Esos malditos dedos atacaron, produciendo una pequeña herida que Miguel sabía
que era letal. La garra se contrajo cuando notó el movimiento de su víctima.
Al
despertar, Miguel comprobó que su tatuaje ocupaba casi todo el brazo. Fue
corriendo hasta la habitación del médico y entró sin avisar. El especialista
estaba frente al espejo mirando con cara de horror la herida que tenía en el
cuello.
Sabía
que empeoraría en pocas horas.
A
los pocos días, su madre entró en coma y su amigo empeoró. Miguel se sentía
desolado e impotente. Maldito el momento en el que pensó en hacerse un tatuaje.
Y
nada mejoró. Su madre no tardó en morir y a los pocos días se le unió su amigo.

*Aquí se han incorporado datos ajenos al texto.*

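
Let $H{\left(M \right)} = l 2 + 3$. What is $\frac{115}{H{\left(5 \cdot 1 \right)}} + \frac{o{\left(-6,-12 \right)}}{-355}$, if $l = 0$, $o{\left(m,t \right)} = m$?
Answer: $\frac{40843}{1065} \approx 38.35$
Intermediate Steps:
$H{\left(M \right)} = 3$ ($H{\left(M \right)} = 0 \cdot 2 + 3 = 0 + 3 = 3$)
$\frac{115}{H{\left(5 \cdot 1 \right)}} + \frac{o{\left(-6,-12 \right)}}{-355} = \frac{115}{3} - \frac{6}{-355} = 115 \cdot \frac{1}{3} - - \frac{6}{355} = \frac{115}{3} + \frac{6}{355} = \frac{40843}{1065}$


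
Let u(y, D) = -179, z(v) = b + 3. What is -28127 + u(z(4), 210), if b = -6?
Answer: -28306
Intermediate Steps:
z(v) = -3 (z(v) = -6 + 3 = -3)
-28127 + u(z(4), 210) = -28127 - 179 = -28306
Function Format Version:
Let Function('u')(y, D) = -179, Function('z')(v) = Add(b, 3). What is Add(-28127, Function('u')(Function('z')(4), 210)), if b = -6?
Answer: -28306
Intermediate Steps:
Function('z')(v) = -3 (Function('z')(v) = Add(-6, 3) = -3)
Add(-28127, Function('u')(Function('z')(4), 210)) = Add(-28127, -179) = -28306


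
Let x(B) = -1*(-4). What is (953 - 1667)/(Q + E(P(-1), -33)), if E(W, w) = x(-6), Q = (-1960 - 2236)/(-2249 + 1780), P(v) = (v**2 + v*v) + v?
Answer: -55811/1012 ≈ -55.149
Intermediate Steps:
P(v) = v + 2*v**2 (P(v) = (v**2 + v**2) + v = 2*v**2 + v = v + 2*v**2)
Q = 4196/469 (Q = -4196/(-469) = -4196*(-1/469) = 4196/469 ≈ 8.9467)
x(B) = 4
E(W, w) = 4
(953 - 1667)/(Q + E(P(-1), -33)) = (953 - 1667)/(4196/469 + 4) = -714/6072/469 = -714*469/6072 = -55811/1012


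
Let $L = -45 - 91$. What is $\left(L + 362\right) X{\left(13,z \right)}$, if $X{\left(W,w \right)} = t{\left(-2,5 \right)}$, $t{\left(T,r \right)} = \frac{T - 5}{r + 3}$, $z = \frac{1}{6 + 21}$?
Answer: $- \frac{791}{4} \approx -197.75$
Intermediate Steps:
$z = \frac{1}{27} \approx 0.037037$
$t{\left(T,r \right)} = \frac{-5 + T}{3 + r}$
$X{\left(W,w \right)} = - \frac{7}{8}$ ($X{\left(W,w \right)} = \frac{-5 - 2}{3 + 5} = \frac{1}{8} \left(-7\right) = - \frac{7}{8}$)
$L = -136$ ($L = -45 - 91 = -136$)
$\left(L + 362\right) X{\left(13,z \right)} = \left(-136 + 362\right) \left(- \frac{7}{8}\right) = 226 \left(- \frac{7}{8}\right) = - \frac{791}{4}$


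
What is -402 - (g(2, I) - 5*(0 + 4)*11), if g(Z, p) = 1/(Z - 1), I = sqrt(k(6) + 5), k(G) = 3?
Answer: -183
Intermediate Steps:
I = 2*sqrt(2) (I = sqrt(3 + 5) = sqrt(8) = 2*sqrt(2) ≈ 2.8284)
g(Z, p) = 1/(-1 + Z)
-402 - (g(2, I) - 5*(0 + 4)*11) = -402 - (1/(-1 + 2) - 5*(0 + 4)*11) = -402 - (1/1 - 5*4*11) = -402 - (1 - 20*11) = -402 - (1 - 220) = -402 - 1*(-219) = -402 + 219 = -183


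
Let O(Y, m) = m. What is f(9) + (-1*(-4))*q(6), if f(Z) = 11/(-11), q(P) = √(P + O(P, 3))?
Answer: 11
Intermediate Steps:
q(P) = √(3 + P) (q(P) = √(P + 3) = √(3 + P))
f(Z) = -1 (f(Z) = 11*(-1/11) = -1)
f(9) + (-1*(-4))*q(6) = -1 + (-1*(-4))*√(3 + 6) = -1 + 4*√9 = -1 + 4*3 = -1 + 12 = 11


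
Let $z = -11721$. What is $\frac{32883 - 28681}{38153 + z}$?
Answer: $\frac{2101}{13216} \approx 0.15897$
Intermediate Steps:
$\frac{32883 - 28681}{38153 + z} = \frac{32883 - 28681}{38153 - 11721} = \frac{4202}{26432} = 4202 \cdot \frac{1}{26432} = \frac{2101}{13216}$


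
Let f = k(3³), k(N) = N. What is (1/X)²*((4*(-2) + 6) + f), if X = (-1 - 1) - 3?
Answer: 1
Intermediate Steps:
X = -5 (X = -2 - 3 = -5)
f = 27 (f = 3³ = 27)
(1/X)²*((4*(-2) + 6) + f) = (1/(-5))²*((4*(-2) + 6) + 27) = (-⅕)²*((-8 + 6) + 27) = (-2 + 27)/25 = (1/25)*25 = 1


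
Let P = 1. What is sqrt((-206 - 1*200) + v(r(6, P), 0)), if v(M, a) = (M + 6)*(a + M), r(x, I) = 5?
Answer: 3*I*sqrt(39) ≈ 18.735*I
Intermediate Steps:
v(M, a) = (6 + M)*(M + a)
sqrt((-206 - 1*200) + v(r(6, P), 0)) = sqrt((-206 - 1*200) + (5**2 + 6*5 + 6*0 + 5*0)) = sqrt((-206 - 200) + (25 + 30 + 0 + 0)) = sqrt(-406 + 55) = sqrt(-351) = 3*I*sqrt(39)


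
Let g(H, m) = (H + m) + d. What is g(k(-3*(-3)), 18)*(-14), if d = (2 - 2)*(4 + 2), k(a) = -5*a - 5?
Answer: 448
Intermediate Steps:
k(a) = -5 - 5*a
d = 0 (d = 0*6 = 0)
g(H, m) = H + m (g(H, m) = (H + m) + 0 = H + m)
g(k(-3*(-3)), 18)*(-14) = ((-5 - (-15)*(-3)) + 18)*(-14) = ((-5 - 5*9) + 18)*(-14) = ((-5 - 45) + 18)*(-14) = (-50 + 18)*(-14) = -32*(-14) = 448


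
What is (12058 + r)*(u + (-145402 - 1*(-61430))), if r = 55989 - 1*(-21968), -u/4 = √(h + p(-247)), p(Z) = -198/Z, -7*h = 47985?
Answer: -7558739580 - 360060*I*√418167789/247 ≈ -7.5587e+9 - 2.9809e+7*I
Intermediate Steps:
h = -6855 (h = -⅐*47985 = -6855)
u = -4*I*√418167789/247 (u = -4*√(-6855 - 198/(-247)) = -4*√(-6855 - 198*(-1/247)) = -4*√(-6855 + 198/247) = -4*I*√418167789/247 ≈ -331.16*I)
r = 77957 (r = 55989 + 21968 = 77957)
(12058 + r)*(u + (-145402 - 1*(-61430))) = (12058 + 77957)*(-4*I*√418167789/247 + (-145402 - 1*(-61430))) = 90015*(-4*I*√418167789/247 + (-145402 + 61430)) = 90015*(-4*I*√418167789/247 - 83972) = 90015*(-83972 - 4*I*√418167789/247) = -7558739580 - 360060*I*√418167789/247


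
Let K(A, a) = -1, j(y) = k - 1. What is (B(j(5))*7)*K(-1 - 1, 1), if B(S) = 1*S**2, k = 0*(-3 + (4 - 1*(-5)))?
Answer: -7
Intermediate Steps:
k = 0 (k = 0*(-3 + (4 + 5)) = 0*(-3 + 9) = 0*6 = 0)
j(y) = -1 (j(y) = 0 - 1 = -1)
B(S) = S**2
(B(j(5))*7)*K(-1 - 1, 1) = ((-1)**2*7)*(-1) = (1*7)*(-1) = 7*(-1) = -7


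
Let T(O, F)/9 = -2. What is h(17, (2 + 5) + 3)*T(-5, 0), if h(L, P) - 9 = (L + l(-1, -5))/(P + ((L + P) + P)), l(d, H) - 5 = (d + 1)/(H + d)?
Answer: -8010/47 ≈ -170.43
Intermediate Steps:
l(d, H) = 5 + (1 + d)/(H + d) (l(d, H) = 5 + (d + 1)/(H + d) = 5 + (1 + d)/(H + d))
T(O, F) = -18 (T(O, F) = 9*(-2) = -18)
h(L, P) = 9 + (5 + L)/(L + 3*P) (h(L, P) = 9 + (L + (1 + 5*(-5) + 6*(-1))/(-5 - 1))/(P + ((L + P) + P)) = 9 + (L + (1 - 25 - 6)/(-6))/(P + (L + 2*P)) = 9 + (L - ⅙*(-30))/(L + 3*P) = 9 + (L + 5)/(L + 3*P) = 9 + (5 + L)/(L + 3*P))
h(17, (2 + 5) + 3)*T(-5, 0) = ((5 + 10*17 + 27*((2 + 5) + 3))/(17 + 3*((2 + 5) + 3)))*(-18) = ((5 + 170 + 27*(7 + 3))/(17 + 3*(7 + 3)))*(-18) = ((5 + 170 + 27*10)/(17 + 3*10))*(-18) = ((5 + 170 + 270)/(17 + 30))*(-18) = (445/47)*(-18) = -8010/47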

El médico también había sido aislado y sufría fuertes fiebres.
Decidieron
poner en cuarentena todo el hospital. Las autoridades del Ministerio de Sanidad
se pusieron al mando. Tenía que haber una solución para todo aquello.
Miguel
entró en una terrible depresión. Nada le importaba y solo sentía odio hacia la
vida.
La
cosa fue empeorando con las semanas. Cada vez que soñaba, había alguien más que
salía dañado. Primero fueron los empleados del hospital y, a continuación, los
familiares de las víctimas. Nadie cercano a él se libró.
Un día,
comprendió que solo había una solución. Debía desaparecer.
De
aquello hacía ya cuarenta años. Miguel vivía solo en una cabaña apartada de
toda civilización. Seguía soñando, pero la garra no encontraba víctimas a las
que herir. Mantuvo los efectos a raya durante años. Lo que vivió durante aquel
tiempo fue difícil de superar. La vida en solitario para alguien tan joven fue
dura y casi perdió la vida mientras aprendía a sobrevivir. Al final, se adaptó a
la vida en los bosques y salió adelante. Acabó dominando técnicas de caza y
pesca que lo ayudaron a salir adelante.
A
aquella enfermedad se conoció como «La plaga de la devastación» y duró hasta
que Miguel cayó en la cuenta de que debía abandonar toda esperanza y alejarse
de todos.
Tenía
el cuerpo recubierto por el tatuaje. Con cada víctima crecía más y más. Apenas
quedaba algo de piel virgen en su cuerpo.
Aquello
debía morir con él para que nadie sufriera esa pesadilla nunca más. Se levantó y
se acercó a la chimenea a mirar la foto de su madre por última vez. La cogió y
le dio un tierno beso. En unos minutos la volvería a ver.
Se
dirigió al armario donde guardaba su escopeta de caza y se sentó en su butaca
favorita. Le dio un largo trago al alcohol que él mismo destilaba y se preparó para
el final. Se colocó el cañón de la escopeta en la boca, esperó unos segundos y
apretó el gatillo. Todo se tornó oscuridad y una paz inmensa lo rodeó.
A
los pocos minutos, en una ciudad muy alejada de allí, la puerta de un estudio
de tatuajes se abrió. Una joven de una belleza escultural se dirigió al anciano
hombre del mostrador. Tenía el pelo blanco y largo, recogido en una coleta.
—Buenos
días, jovencita. Mi nombre es David. Tú dirás.
Aquella
extraña pesadilla en forma de garra volvió a aparecer. Mucha gente cercana a
esa jovencita iba a morir y ella no lo sabía.
¿Hasta
cuándo la humanidad tendría que soportar esa plaga?